Availability: Watch on Hulu; Download VOD from Rifftrax or Amazon instant; DVD from Amazon and Netflix.

Reminds me of:  It’s the quintessential Ed Wood film, so most like Sinister Urge and Bride of the Monster; similar to other low-budget 50’s Sci-Fi like The Unearthly and maybe Teenagers from Outer Space.

Stray observations:
First off, admittedly this was not the first Rifftrax production.  Rifftrax started with Mike Nelson solo on mp3s, then Kevin and Bill joined in over the first few movies.  Some of the first ones were redone as three-riffer versions, then Streaming/VOD/DVD options came in, which allowed the ‘whole package’ to be delivered.   While the Audio Commentary tracks are often good, there are some difficulties with keeping the riff track in sync, and periodic adjustments after hearing DisembAudio repeat a line.  After a while you really notice how tightly they riff in sync with the movie.
Anyway, the whole movie is famously “bad”; albeit entertaining.  It looks a bit like a high school stage production, all shot on sound stages with dubious set dressing and rather wooden acting.
Cast and crew roundup:  Famous for Bela Lugosi’s death early in production, several of the actors are from Ed Wood’s regular players, particularly the policemen like Carl Anthony (Patrolman Larry/ Johnny Ride from Sinister Urge) and Duke Moore (Lt. Harper/Sgt. Randy Stone from same). Of them the most famous is probably Tor Johnson, in a truly iconic performance.
Callback: “Time for go to bed!”
Fave riff:  “Doctor Smith’s gayer brother.”

Next week:   Cinematic Titanic covers old ground in “Santa Claus Conquers the Martians”!  After that I will try to go back and cover what I should have covered this week—Rifftrax’s first production, “Reefer Madness”!

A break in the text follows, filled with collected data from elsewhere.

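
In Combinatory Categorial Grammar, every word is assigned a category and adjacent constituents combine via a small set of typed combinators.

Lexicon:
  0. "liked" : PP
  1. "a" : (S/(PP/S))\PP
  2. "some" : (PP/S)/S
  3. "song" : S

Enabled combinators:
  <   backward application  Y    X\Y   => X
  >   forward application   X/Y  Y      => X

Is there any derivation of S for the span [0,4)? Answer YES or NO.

[0,4] S   >
  [0,2] S/(PP/S)   <
    [0,1] "liked" : PP
    [1,2] "a" : (S/(PP/S))\PP
  [2,4] PP/S   >
    [2,3] "some" : (PP/S)/S
    [3,4] "song" : S

YES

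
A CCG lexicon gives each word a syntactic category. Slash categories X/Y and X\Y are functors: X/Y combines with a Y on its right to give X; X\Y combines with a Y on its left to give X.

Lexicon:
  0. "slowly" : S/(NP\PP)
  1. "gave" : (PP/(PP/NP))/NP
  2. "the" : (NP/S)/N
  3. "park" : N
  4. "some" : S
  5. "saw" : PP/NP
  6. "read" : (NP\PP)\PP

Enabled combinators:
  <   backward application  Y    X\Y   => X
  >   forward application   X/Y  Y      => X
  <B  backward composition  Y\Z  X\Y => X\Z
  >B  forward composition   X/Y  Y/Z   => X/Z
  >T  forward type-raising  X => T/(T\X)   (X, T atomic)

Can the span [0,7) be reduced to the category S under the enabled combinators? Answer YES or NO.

YES

[0,7] S   >
  [0,1] "slowly" : S/(NP\PP)
  [1,7] NP\PP   <
    [1,6] PP   >
      [1,5] PP/(PP/NP)   >
        [1,2] "gave" : (PP/(PP/NP))/NP
        [2,5] NP   >
          [2,4] NP/S   >
            [2,3] "the" : (NP/S)/N
            [3,4] "park" : N
          [4,5] "some" : S
      [5,6] "saw" : PP/NP
    [6,7] "read" : (NP\PP)\PP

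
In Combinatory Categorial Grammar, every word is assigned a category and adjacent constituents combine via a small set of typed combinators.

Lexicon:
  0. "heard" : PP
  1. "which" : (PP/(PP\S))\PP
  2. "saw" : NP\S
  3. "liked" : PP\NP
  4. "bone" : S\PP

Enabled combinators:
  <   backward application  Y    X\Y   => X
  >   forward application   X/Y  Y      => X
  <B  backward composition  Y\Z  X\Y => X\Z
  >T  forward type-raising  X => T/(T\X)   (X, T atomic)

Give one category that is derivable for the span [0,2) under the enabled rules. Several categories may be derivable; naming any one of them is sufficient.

PP/(PP\S)

[0,5] S   <
  [0,4] PP   >
    [0,2] PP/(PP\S)   <
      [0,1] "heard" : PP
      [1,2] "which" : (PP/(PP\S))\PP
    [2,4] PP\S   <B
      [2,3] "saw" : NP\S
      [3,4] "liked" : PP\NP
  [4,5] "bone" : S\PP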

Note: I will have to look at the release schedule for Rifftrax and post a schedule for upcoming posts.

Monday, August 4, 2014

Cinematic Titanic: Legacy of Blood

Movie: (1971) The rich patriarch of a strange family leaves $136 million in his will to his heirs—as long as they spend the week together in his country house.  As the children and servants begin to get killed off almost immediately, secrets about their hidden past come to light.

First released: 10/09/2008 (DVD, download)

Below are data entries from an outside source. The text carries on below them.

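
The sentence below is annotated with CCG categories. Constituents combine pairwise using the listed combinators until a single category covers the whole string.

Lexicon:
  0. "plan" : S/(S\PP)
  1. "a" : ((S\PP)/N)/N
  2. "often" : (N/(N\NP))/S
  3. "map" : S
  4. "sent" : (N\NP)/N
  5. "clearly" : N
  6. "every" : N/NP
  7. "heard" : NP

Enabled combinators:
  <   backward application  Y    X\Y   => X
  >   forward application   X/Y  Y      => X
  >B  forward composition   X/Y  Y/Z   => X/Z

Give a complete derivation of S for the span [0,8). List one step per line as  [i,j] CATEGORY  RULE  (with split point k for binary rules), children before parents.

[0,8] S   >
  [0,6] S/N   >B
    [0,1] "plan" : S/(S\PP)
    [1,6] (S\PP)/N   >
      [1,2] "a" : ((S\PP)/N)/N
      [2,6] N   >
        [2,4] N/(N\NP)   >
          [2,3] "often" : (N/(N\NP))/S
          [3,4] "map" : S
        [4,6] N\NP   >
          [4,5] "sent" : (N\NP)/N
          [5,6] "clearly" : N
  [6,8] N   >
    [6,7] "every" : N/NP
    [7,8] "heard" : NP

[0,1] S/(S\PP)  lex  "plan"
[1,2] ((S\PP)/N)/N  lex  "a"
[2,3] (N/(N\NP))/S  lex  "often"
[3,4] S  lex  "map"
[2,4] N/(N\NP)  >  k=3
[4,5] (N\NP)/N  lex  "sent"
[5,6] N  lex  "clearly"
[4,6] N\NP  >  k=5
[2,6] N  >  k=4
[1,6] (S\PP)/N  >  k=2
[0,6] S/N  >B  k=1
[6,7] N/NP  lex  "every"
[7,8] NP  lex  "heard"
[6,8] N  >  k=7
[0,8] S  >  k=6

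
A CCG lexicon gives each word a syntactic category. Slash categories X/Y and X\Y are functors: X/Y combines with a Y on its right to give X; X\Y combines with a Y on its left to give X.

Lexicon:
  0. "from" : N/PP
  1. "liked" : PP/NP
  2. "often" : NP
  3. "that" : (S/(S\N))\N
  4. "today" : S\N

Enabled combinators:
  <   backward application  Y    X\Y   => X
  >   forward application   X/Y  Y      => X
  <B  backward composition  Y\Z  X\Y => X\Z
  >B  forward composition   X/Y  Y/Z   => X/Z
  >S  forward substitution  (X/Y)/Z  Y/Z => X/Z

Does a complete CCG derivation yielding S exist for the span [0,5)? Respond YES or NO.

[0,5] S   >
  [0,4] S/(S\N)   <
    [0,3] N   >
      [0,1] "from" : N/PP
      [1,3] PP   >
        [1,2] "liked" : PP/NP
        [2,3] "often" : NP
    [3,4] "that" : (S/(S\N))\N
  [4,5] "today" : S\N

YES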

Opening: A little more about the impending breakdown of recording media.  The cast is just introduced with names in alphabetical order, no pictures and not tied to the appearance of their voices.

Skit: Frank is still chewing gum; a squad of soldiers takes care of the situation.

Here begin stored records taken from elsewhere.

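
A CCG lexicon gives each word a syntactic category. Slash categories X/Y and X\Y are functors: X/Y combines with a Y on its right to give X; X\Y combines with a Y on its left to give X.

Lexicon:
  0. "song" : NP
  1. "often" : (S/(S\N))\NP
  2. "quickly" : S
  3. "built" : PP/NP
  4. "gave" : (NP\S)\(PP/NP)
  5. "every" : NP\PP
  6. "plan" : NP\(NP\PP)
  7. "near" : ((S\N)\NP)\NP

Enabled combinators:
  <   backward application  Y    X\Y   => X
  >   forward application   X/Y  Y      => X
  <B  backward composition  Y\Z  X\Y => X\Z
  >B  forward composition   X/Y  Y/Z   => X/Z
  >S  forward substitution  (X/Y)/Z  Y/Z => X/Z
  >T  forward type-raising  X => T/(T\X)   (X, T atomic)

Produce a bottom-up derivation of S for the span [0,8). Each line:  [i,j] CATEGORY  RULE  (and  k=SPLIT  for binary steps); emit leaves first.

[0,8] S   >
  [0,2] S/(S\N)   <
    [0,1] "song" : NP
    [1,2] "often" : (S/(S\N))\NP
  [2,8] S\N   <
    [2,5] NP   <
      [2,3] "quickly" : S
      [3,5] NP\S   <
        [3,4] "built" : PP/NP
        [4,5] "gave" : (NP\S)\(PP/NP)
    [5,8] (S\N)\NP   <
      [5,7] NP   <
        [5,6] "every" : NP\PP
        [6,7] "plan" : NP\(NP\PP)
      [7,8] "near" : ((S\N)\NP)\NP

[0,1] NP  lex  "song"
[1,2] (S/(S\N))\NP  lex  "often"
[0,2] S/(S\N)  <  k=1
[2,3] S  lex  "quickly"
[3,4] PP/NP  lex  "built"
[4,5] (NP\S)\(PP/NP)  lex  "gave"
[3,5] NP\S  <  k=4
[2,5] NP  <  k=3
[5,6] NP\PP  lex  "every"
[6,7] NP\(NP\PP)  lex  "plan"
[5,7] NP  <  k=6
[7,8] ((S\N)\NP)\NP  lex  "near"
[5,8] (S\N)\NP  <  k=7
[2,8] S\N  <  k=5
[0,8] S  >  k=2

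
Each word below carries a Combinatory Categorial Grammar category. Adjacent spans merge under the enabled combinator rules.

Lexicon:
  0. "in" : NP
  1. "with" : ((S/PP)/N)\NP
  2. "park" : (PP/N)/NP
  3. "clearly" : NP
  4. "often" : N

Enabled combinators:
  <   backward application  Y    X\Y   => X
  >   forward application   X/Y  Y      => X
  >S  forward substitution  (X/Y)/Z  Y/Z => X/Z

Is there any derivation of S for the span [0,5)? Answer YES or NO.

[0,5] S   >
  [0,4] S/N   >S
    [0,2] (S/PP)/N   <
      [0,1] "in" : NP
      [1,2] "with" : ((S/PP)/N)\NP
    [2,4] PP/N   >
      [2,3] "park" : (PP/N)/NP
      [3,4] "clearly" : NP
  [4,5] "often" : N

YES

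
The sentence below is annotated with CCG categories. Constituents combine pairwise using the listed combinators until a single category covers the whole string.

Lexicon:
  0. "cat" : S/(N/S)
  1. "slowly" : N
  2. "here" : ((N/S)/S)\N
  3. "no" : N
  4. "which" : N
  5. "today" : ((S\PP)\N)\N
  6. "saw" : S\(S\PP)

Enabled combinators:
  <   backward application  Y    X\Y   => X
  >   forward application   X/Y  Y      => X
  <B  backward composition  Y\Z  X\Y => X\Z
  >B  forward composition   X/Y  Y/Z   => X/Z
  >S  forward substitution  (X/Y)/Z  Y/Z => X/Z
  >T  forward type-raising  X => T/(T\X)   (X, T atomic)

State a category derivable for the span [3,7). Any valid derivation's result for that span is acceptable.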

Skit: Trace plays “What thing won’t kill you?” with Josh as contestant.

End: Everyone wanders off in disgust to the sounds of circus music.

Availability: on Hulu, Amazon (DVD) and Amazon Instant.  

Reminds me of:  Bloodlust crossed with Giant Spider Invasion.

Joel’s Take:  here.

Stray observations:
As Joel says, “probably the most depraved film we’ve riffed on.”  Aside from the Ten Little Indians/And Then There Were None premise, the film throws in some nightmares and memories of child abuse and incest.  Johnny goes over the top as James Dean in Flowers in the Attic.   And in the end, when the killer runs into the room the reveal is spoiled by the lighting: “Excuse me Mr. Spoiler Alert!”
Gore count: Hit by axe (admittedly that happens twice), head in fishbowl eaten by piranha, body covered in bees.
Cast and crew roundup:
Most familiar (although both look pretty different) are Faith Domergue and Jeff Morrow, reunited from This Island Earth.  Unfortunately lovely Brooke Mills (Leslie) only made a few more films before retiring, while the great John Carradine kept going for another twenty years!  This was the end or close to it for Rudolpho Acosta (Sheriff), John Smith (Dr. Carl) and Merry Anders (Laura Dean), while most of the cast had surprisingly long careers.  Buck Kartalian (Igor) had the lead in the same director’s adult remake of Little Shop of Horrors a couple of years later, Please Don’t Eat My Mother.
Callback:  Actually many jokes from MST pop up, like “Stately Wayne Manor” and “last thing a chili dog sees.”
Fave riff:  “I’m devoid of ego, or my name isn’t Dr. Superpenis!”  Honorable mention: “Andy Warhol’s Sleep didn’t have this much sleep in it.”